Veröffentlichung: Magazin DGservice Nr. 4/Dezember 2022 - aktualisiert am 01.12.2023


Unter bestimmten gesetzlichen Voraussetzungen lässt sich die Normalarbeitszeit flexibel gestalten. Aus diesem Grund sehen zahlreiche Kollektivverträge Durchrechnungszeiträume vor, innerhalb derer sich die Arbeitszeit im Durchschnitt ausgeglichen verteilt. Was bei der Bildung der Beitragsgrundlage bei abweichender Normalarbeitszeit zu beachten ist und wie Sie die monatliche Beitragsgrundlagenmeldung (mBGM) korrekt ausfertigen, lesen Sie hier.

In der Bauwirtschaft sind vor allem als "kurze/lange Woche" bezeichnete Durchrechnungsmodelle üblich.
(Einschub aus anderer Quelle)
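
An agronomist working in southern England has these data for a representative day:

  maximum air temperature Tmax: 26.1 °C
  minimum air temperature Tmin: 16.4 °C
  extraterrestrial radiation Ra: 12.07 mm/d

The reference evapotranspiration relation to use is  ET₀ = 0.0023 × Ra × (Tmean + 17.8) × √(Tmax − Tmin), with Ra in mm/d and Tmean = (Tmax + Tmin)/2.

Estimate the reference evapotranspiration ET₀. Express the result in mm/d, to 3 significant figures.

Tmean = (26.1 + 16.4)/2 = 21.25 °C
ET₀ = 0.0023 × 12.07 × (21.25 + 17.8) × √9.7 = 0.0023 × 12.07 × 39.05 × 3.1145 = 3.3763 mm/d

3.38 mm/d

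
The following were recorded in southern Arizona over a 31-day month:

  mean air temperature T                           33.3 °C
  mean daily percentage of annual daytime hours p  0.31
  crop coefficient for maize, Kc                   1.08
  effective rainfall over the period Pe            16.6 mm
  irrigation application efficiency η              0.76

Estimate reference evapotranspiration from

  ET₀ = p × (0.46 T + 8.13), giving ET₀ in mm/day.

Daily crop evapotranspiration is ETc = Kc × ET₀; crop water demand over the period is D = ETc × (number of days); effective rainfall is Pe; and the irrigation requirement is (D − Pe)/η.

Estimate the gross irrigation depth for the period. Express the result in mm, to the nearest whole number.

298 mm

ET₀ = 0.31 × (0.46 × 33.3 + 8.13) = 0.31 × 23.448 = 7.2689 mm/d
ETc = Kc × ET₀ = 1.08 × 7.2689 = 7.8504 mm/d
Crop demand D = ETc × 31 d = 7.8504 × 31 = 243.362 mm
D − Pe = 243.362 − 16.6 = 226.762 mm
Gross irrigation = 226.762 / 0.76 = 298.371 mm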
Auf Grund des Kollektivvertrages für Arbeiterinnen und Arbeiter der Baugewerbe und der Bauindustrie ist bei einer 39-stündigen Normalarbeitszeit innerhalb eines Durchrechnungszeitraumes von 52 Wochen beispielsweise folgende Arbeitszeitverteilung möglich:

  • Lange Woche (45 Stunden von Montag bis Freitag),
  • Kurze Woche (36 Stunden von Montag bis Donnerstag),
  • Lange Woche (45 Stunden von Montag bis Freitag) etc.


Die Arbeitszeit in zwei Wochen beläuft sich somit auf 81 Stunden. Bei diesem zulässigen Modell der Verteilung der Normalarbeitszeit werden bei einer 39-Stunden-Woche zusätzlich drei Stunden Zeitausgleich erworben.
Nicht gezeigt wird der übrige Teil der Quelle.